We're also deeply engaged in taking this reporting beyond its initial print or broadcast. Our Global Gateway education initiative has taken half a dozen of our projects, and the journalists behind them, out to middle schools and high schools across the country. The pilot program that began in St. Louis has now expanded to schools from Seattle to New York to Nairobi, and with our Water Wars project this fall we initiated an interactive web portal that makes these reporting resources and the journalists available for online engagement with schools anywhere in the world. We're collaborating with the Choices Program at Brown University's Watson Institute for International Relations to make this resource available to Watson's network of 5,000 high schools.

We're also working with YouTube and Google to bring our short video documentaries to that vast audience. A breakthrough for us was the video we funded last year on the surge in Anbar province. The News and Politics category on YouTube made it an "editor's pick" for a day – and as a result this quite serious piece of journalism generated a quarter million views in five days, with no other advertising. YouTube then asked us to partner with us on the design of a video reporting contest, Project:Report, aimed at encouraging the creation of serious, substantive journalism. The three-stage contest featured our documentaries for public television as the "model videos" for each round, along with "how-to" we videotaped with our journalists on how to do a profile, a local issue with global impact, or a collaborative video. We worked closely with journalism schools around the country and four of the 10 semifinalists were J-School students. YouTube then turned its home page over to the Project:Report winners, for two days running, with the result that their videos have been viewed over 1 million times.

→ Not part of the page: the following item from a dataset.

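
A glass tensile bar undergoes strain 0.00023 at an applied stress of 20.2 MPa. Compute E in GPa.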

On the university side we've just initiated the Campus Consortium, a network of colleges and universities that agree to partner with the Pulitzer Center to bring our journalists and our online resources on campus. We've done some 60 of these events already, often in partnership with academic departments as a way to build interest and an audience. What we're trying to do now is to systematize that relationship, getting each participating campus to commit $10,000 each year in exchange for one on-campus event, a paid student liaison position to promote use of Pulitzer Center reporting materials, and access to all of our resources. The hope is that we will create a social network of engaged students and faculty, making use of Pulitzer reporting from around the world on a regular basis and, in the process, breaking through the sorts of stereotypes that surface with each incidence of terrorism or conflict abroad.

I mention all this because I think the lesson is obvious. We're a tiny organization, a staff of five people in three rooms and an annual budget well under a million dollars. That we can produce all of this content, and engage people on so many levels, is proof that there is a great demand for quality reporting, engagingly produced, and a huge reservoir of people who want to be engaged, who do not want to fly blind, uninformed and afraid, when we confront the next terrorist attack.

I don't think we can count on the traditional news media to take on this task. Most of it is too consumed with its own demise, or willing to throw restraint aside in the name of whatever sells a few more papers or scores a few more ratings points. But that doesn't mean the task can't be done – or that you don't have new media players willing and eager to collaborate. Of course the Pulitzer Center is, as I've suggested – but it's also Kim Spencer's Link TV, Foreign Exchange, WNET's new venture with WorldFocus or Phil Balboni's for-profit GlobalPost that's about to launch from Boston. It's also Huffington Post and Talking Points Memo and The Beast and YouTube, where people are coming together. The great thing about the "Managing the Fear Factor" initiative is that you're not in this alone. There are many many players in this country and beyond who share your concern, and will eagerly help to spread the word.